Même son de cloche du côté de Wilhelm & Co, qui a sondé les marchés français, portugais et italien, lassé d'attendre que ses projets belges aboutissent. «Il nous a fallu 15 ans pour atteindre la construction de l'Esplanade à Louvain-la-Neuve. En France, on nous accueille et on nous écoute. Les marchés auxquels nous répondons, basés sur de vrais concours transparents, permettent d'anticiper clairement les délais et les dépenses. Résultat : en trois ans, on sait de quel bois se chauffer. Les influences politiques existent ailleurs aussi, mais influencent de façon moins dommageable le calendrier», explique Peter Wilhelm. Sa société vient de remporter un concours pour la construction d'un projet de centre commercial et de logements près d'Orly.
Mais l'hémorragie ne se résume pas au marché du développement ; des sicafi comme Montea (semi-industriel), Ascencio (commercial), Aedifica ou Cofinimmo (seniories) vont chercher dans l'Hexagone ce que la Belgique n'est plus en mesure de leur fournir, tant le marché est au point mort.

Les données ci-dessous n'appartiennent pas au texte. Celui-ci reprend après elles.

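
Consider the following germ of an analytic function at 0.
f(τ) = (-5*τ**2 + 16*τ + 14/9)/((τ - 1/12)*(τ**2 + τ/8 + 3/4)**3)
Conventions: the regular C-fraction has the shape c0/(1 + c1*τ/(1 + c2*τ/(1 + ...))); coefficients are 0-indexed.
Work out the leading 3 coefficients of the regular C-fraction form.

Taylor coefficients (expand at 0): a_0 = -3584/81, a_1 = -78080/81, a_2 = -2679808/243.
c0 = a_0 = -3584/81. Peel one level at a time: if S = 1 + c*τ/S' with S'(0) = 1, then c is the τ-coefficient of S and S' = c*τ/(S - 1).
S_1 = c0/f = 1 + (-305/14)*τ + (132523/588)*τ^2 + ...; c1 = -305/14.
S_2 = c1*τ/(S_1 - 1) = 1 + (132523/12810)*τ + ...; c2 = 132523/12810.

The regular C-fraction coefficients are [-3584/81, -305/14, 132523/12810].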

Logements : l'horloge tourne
Depuis des mois, les responsables publics du pays, toutes régions confondues, crient l'urgence de construire des logements pour répondre à la croissance de population - urbaine prioritairement - annoncée à l'horizon 2020. Mais la plupart des promoteurs belges actifs sur ce segment courent les ministères, les hôtels de ville et les cabinets d'avocats pour faire avancer les délivrances de permis. «Le bon vouloir du prince local est devenu à ce point la règle que la plupart des projets s'essoufflent dans les méandres administratifs», soupire un architecte, qui dit passer l'essentiel de son temps à faire autre chose que son métier. «On joue avec le feu alors qu'il est urgent de rentabiliser toutes ses énergies pour construire l'avenir», poursuit-il. C'est le moteur principal de l'économie du pays qui tousse et menace de s'arrêter.
La solution ? «Institutionnaliser les concours en les rendant indépendants de la mainmise politique, propose l'architecte interrogé. Mais aussi former les responsables politiques et les fonctionnaires et les rendre responsables de leurs actes quand ils jouent avec l'argent privé. Le temps, c'est de l'argent. Le problème, dans la situation qui nous occupe, c'est que ceux qui décident ne sont pas ceux qui paient. Il doit y avoir davantage de rigueur, de transparence et de délais imposés dans les procédures.»